Inside the church the same debate has just begun. And all of these questions lead back to the same two central questions that newspapers are wrestling with, “Since creating content isn’t free, who is going to pay?” “In a world of free content, where is the ethical line?”
Two Sides to the Content Coin
1. Gospel-oriented content should be freely available. As someone who has successfully started an internet business in the last five years I know the power of free. Ask Tim Schmoyer. Ask Ryan Nielsen. Nothing draws traffic to a youth ministry website quite like free. In the youth ministry world there is an expectation of free content. There is a righteous indignation when you question the ethics of free, too. No one cares that it costs me thousands of dollars to create, host, and market “free” content. There is a general consensus that stuff about youth ministry should be free and you shouldn’t expect anything in return for free lessons, videos, music, etc. “Don’t ask me to click on an ad. Don’t ask me to sign up for a newsletter. I need something free because I don’t have budget to buy stuff.” I’ve gotten nasty emails from folks who insist that all content about ministry should be free. These same people often are in paid ministry. So they want to get paid for using someone’s free content. Talk about wanting your cake and eating it too! Sheesh.

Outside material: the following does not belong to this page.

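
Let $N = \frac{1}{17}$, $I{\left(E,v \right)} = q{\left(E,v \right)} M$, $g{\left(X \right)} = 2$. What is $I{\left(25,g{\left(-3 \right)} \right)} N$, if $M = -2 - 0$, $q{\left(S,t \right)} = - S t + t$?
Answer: $\frac{96}{17} \approx 5.6471$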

2. Gospel-oriented content should cost something. Of course, the ironic thing about the free thing is that the people who think ministry content should be free want to get paid by their churches, ministries, or non-profits. If I told you that you shouldn’t get paid for being a youth pastor you’d get angry with me! There is a certain immaturity to the free thing. At the end of the day there is no such thing as free content on the internet. Someone sits down to write something, they save it as a PDF, they post it on a website, and they offer it for free to anyone who wants to download it. It seems free when it isn’t. That computer cost you something. The education that powered your thoughts cost you something. The time you spent creating it… was it for work you were being paid for at the church? If so, does that content even belong to you? If it was your free time, isn’t that time worth something? If you don’t think your time is worth something why should I use your stuff? When you posted it somewhere on the web, who paid for that server space? If it’s on a well-known site, who is paying for the building of that site/brand? Who is paying for maintaining it? If you added graphics to the content, who paid for that? If you had someone proofread it, who paid for that persons work? That doesn’t seem free to me.
There is no such thing as “free” content, even Gospel-oriented content, so people should expect to pay something for the works they use. The real question is, “Who should pay?” In the old media world the user was expected to pay for the content. You subscribed to a newspaper to get the content and the profit in the model came from advertising. You wanted a book so you went to a bookstore and bought it. In the 1980s and 1990s most of us in ministry would have thought it immoral to copy books and give them to friends, copy cassette tapes and give them to students, etc. But now there is an expectation that advertising will somehow pay for all the content I want/need. That’s the new media age. Free to me, let advertisers foot the bill. Wouldn’t it be funny to see a pastors salary supported by advertising? He’d preach in an outfit that resembled a Nascar driver’s suit! It’s always funny to think about real world applications of stuff we do on the internet everyday, isn’t it?
Digital media has created an ethics dilemna for people in ministry, hasn’t it? There seems to be a feeling that the parable of the talents can’t possibly relate to actual money. People who advocate for free content will concede… “It’s OK to break even, just don’t get rich!” So if content cost me $500 to produce a lesson… why is it wrong to want to return $1000? (Like the parable) Don’t you remember the parable… Jesus called the man who just broke even a wicked and lazy servant. What then would Jesus say to people who intend to invest $500 in content and give it away? Super wicked and super lazy?
We would never walk up to an auto mechanic and expect him to change our oil for free simply because we are in ministry. We would never go to the dentist and insist that he give us free dental. We would never go to the grocery store and expect the grocer to pay for the pastors food. And yet we have no problem with this when it comes to Gospel-oriented content. Something is out of whack, isn’t it?
As with all things that seem to leave us in a quandry– I am wondering if there is a 3rd way. Is there a way that is both ethically satisfying and free? Is there a way that is both affordable for ministry folks and pays for itself?
Chime in. I don’t pretend to have all the answers. If you’re in the paid camp– speak up! If you think everything should be free, give me a counter-punch.